We respectfully dissent. The crux of the majority’s decision is that the jury was free to credit the testimony of defendant, the responding police officer and the eyewitnesses and, in so doing, could logically conclude that the negligence of plaintiff Melanie L. McCulley (hereinafter plaintiff) in executing the offending traffic maneuver was the sole proximate cause of the underlying accident. And indeed, with that much of the majority’s decision, we agree. However, we do not believe that the jury simultaneously could permis*627sibly conclude that defendant was negligent but that plaintiff s negligence was the sole proximate cause of the accident.

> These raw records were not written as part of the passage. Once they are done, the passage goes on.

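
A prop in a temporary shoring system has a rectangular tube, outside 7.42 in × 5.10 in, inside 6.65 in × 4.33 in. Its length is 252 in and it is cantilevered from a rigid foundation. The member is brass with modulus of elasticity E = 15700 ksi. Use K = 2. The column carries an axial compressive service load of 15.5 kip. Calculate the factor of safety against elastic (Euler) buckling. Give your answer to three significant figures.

Weak-axis I_min = (h_o·b_o³ − h_i·b_i³)/12 with b_o = 5.10, b_i = 4.330 in (shorter outer/inner sides).
I_min = (7.42×5.10³ − 6.650×4.330³)/12 = 37.03 in⁴
Effective length L_e = K·L = 2 × 252 = 504.0 in
P_cr = π²EI / L_e² = π² × 15700×10³ × 37.03 / 504.0² = 2.259×10^4 lb
Factor of safety n = P_cr / P = 22.591 / 15.5 = 1.46

n ≈ 1.46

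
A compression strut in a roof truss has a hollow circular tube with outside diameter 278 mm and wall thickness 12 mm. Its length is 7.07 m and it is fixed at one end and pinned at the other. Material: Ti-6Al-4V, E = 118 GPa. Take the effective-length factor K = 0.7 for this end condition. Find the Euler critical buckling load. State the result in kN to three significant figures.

P_cr ≈ 4230 kN

Inner diameter d_i = 278 − 2×12 = 254.0 mm
I = π(d_o⁴ − d_i⁴)/64 = π(278⁴ − 254.0⁴)/64 = 8.887×10^7 mm⁴
I = 8.887×10^7 mm⁴ = 8.887×10^-5 m⁴
Effective length L_e = K·L = 0.7 × 7.07 = 4.949 m
P_cr = π²EI / L_e² = π² × 118×10⁹ × 8.887×10^-5 / 4.949² = 4.226×10^6 N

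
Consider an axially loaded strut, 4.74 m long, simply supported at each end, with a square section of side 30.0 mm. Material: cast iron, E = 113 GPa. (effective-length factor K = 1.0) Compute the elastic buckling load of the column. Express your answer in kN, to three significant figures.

I = a⁴/12 = 30.0⁴/12 = 6.750×10^4 mm⁴
I = 6.750×10^4 mm⁴ = 6.750×10^-8 m⁴
Effective length L_e = K·L = 1 × 4.74 = 4.740 m
P_cr = π²EI / L_e² = π² × 113×10⁹ × 6.750×10^-8 / 4.740² = 3.351×10^3 N

P_cr ≈ 3.35 kN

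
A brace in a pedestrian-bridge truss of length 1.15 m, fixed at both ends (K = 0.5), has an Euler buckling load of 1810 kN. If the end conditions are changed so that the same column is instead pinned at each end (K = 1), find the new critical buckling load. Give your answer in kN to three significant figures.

P_cr ∝ 1/K², so P_cr,new = P_cr,old × (K_old/K_new)² = 1810 × (0.5/1)²
= 1810 × 0.2500 = 452 kN

P_cr ≈ 452 kN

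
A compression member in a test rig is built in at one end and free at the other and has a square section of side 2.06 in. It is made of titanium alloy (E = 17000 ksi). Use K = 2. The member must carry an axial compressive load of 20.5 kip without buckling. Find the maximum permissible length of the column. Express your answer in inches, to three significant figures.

L_max ≈ 55.4 in

I = a⁴/12 = 2.06⁴/12 = 1.501 in⁴
At the buckling limit P_cr = P = 2.050×10^4 lb
From P_cr = π²EI/(K·L)²:  L = (1/K)·√(π²EI/P_cr) = (1/2)·√(π²×1.70×10^7×1.501/2.050×10^4)
L = 55.4 in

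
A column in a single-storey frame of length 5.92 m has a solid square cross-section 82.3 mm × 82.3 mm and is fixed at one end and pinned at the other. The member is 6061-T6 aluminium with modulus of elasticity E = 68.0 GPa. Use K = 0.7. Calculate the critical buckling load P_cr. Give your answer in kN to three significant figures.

I = a⁴/12 = 82.3⁴/12 = 3.823×10^6 mm⁴
I = 3.823×10^6 mm⁴ = 3.823×10^-6 m⁴
Effective length L_e = K·L = 0.7 × 5.92 = 4.144 m
P_cr = π²EI / L_e² = π² × 68.0×10⁹ × 3.823×10^-6 / 4.144² = 1.494×10^5 N

P_cr ≈ 149 kN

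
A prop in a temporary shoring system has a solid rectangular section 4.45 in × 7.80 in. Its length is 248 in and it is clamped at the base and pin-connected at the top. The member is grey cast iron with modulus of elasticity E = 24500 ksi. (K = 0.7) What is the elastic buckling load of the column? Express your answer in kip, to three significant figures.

Buckling occurs about the weak axis: I_min = h·b³/12 with b = 4.45 in (the shorter side).
I_min = 7.80×4.45³/12 = 57.28 in⁴
Effective length L_e = K·L = 0.7 × 248 = 173.6 in
P_cr = π²EI / L_e² = π² × 24500×10³ × 57.28 / 173.6² = 4.596×10^5 lb

P_cr ≈ 460 kip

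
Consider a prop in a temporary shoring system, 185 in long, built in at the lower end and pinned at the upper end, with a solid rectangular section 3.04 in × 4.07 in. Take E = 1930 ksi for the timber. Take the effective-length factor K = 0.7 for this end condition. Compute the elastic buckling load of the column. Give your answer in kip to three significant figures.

Buckling occurs about the weak axis: I_min = h·b³/12 with b = 3.04 in (the shorter side).
I_min = 4.07×3.04³/12 = 9.529 in⁴
Effective length L_e = K·L = 0.7 × 185 = 129.5 in
P_cr = π²EI / L_e² = π² × 1930×10³ × 9.529 / 129.5² = 1.082×10^4 lb

P_cr ≈ 10.8 kip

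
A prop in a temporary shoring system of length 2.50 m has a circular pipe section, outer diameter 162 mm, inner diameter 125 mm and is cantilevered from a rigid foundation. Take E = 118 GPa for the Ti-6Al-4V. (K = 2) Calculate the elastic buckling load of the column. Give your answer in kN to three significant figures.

d_o = 162 mm, d_i = 125 mm
I = π(d_o⁴ − d_i⁴)/64 = π(162⁴ − 125.0⁴)/64 = 2.182×10^7 mm⁴
I = 2.182×10^7 mm⁴ = 2.182×10^-5 m⁴
Effective length L_e = K·L = 2 × 2.50 = 5.000 m
P_cr = π²EI / L_e² = π² × 118×10⁹ × 2.182×10^-5 / 5.000² = 1.017×10^6 N

P_cr ≈ 1020 kN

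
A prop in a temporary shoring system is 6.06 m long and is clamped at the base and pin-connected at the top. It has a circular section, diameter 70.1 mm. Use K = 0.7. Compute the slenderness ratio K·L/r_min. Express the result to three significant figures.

I = πd⁴/64 = π×70.1⁴/64 = 1.185×10^6 mm⁴
A = 3.859×10^3 mm²;  r_min = √(I/A) = √(1.185×10^6/3.859×10^3) = 17.52 mm
L_e = K·L = 0.7 × 6.06 m = 4.242 m = 4242.0 mm
λ = L_e / r_min = 4242.0 / 17.52 = 242

λ ≈ 242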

Simply put, if the jury was of the view that plaintiffs negligence was the sole proximate cause of the accident, it should have answered “No” in response to the question of whether defendant was negligent in the use or operation of his vehicle. On the other hand, if, as it did, the jury answered that inquiry in the affirmative and found defendant to be negligent, however minimally, it necessarily follows that such negligence was a contributing cause to the accident and, as such, the jury should have proceeded to apportion liability accordingly. In short, given Supreme Court’s charge, which instructed the jury that both drivers were required to maintain a safe rate of speed, have his or her vehicle under reasonable control, keep a proper lookout and use reasonable care to avoid an accident, and defendant’s admission that he did not slow down as he approached the subject intersection, we find the jury’s verdict to be inconsistent and illogical (see Petrone v Mazzone, 284 AD2d 634 [2001]).
To be sure, as noted by the majority, a defendant may be negligent without such negligence contributing to the happening of an accident.* However, given the record here, no fair view of the evidence would permit a finding of negligence that did not, in some measure, contribute to the happening of the accident. Stated another way, defendant’s failure to slow down as he approached the intersection and/or maintain a proper lookout cannot be said to have played no role whatsoever in contributing to the underlying accident. Accordingly, we would grant plaintiffs’ motion to set aside the verdict and remit for a new trial.
Lahtinen, J., concurs.
Ordered that the judgment and order are affirmed, with costs.
A person operating a motor vehicle knowing that it has a defective taillight may be said to be negligent, but said negligence would not constitute a contributing factor to a head-on collision in broad daylight.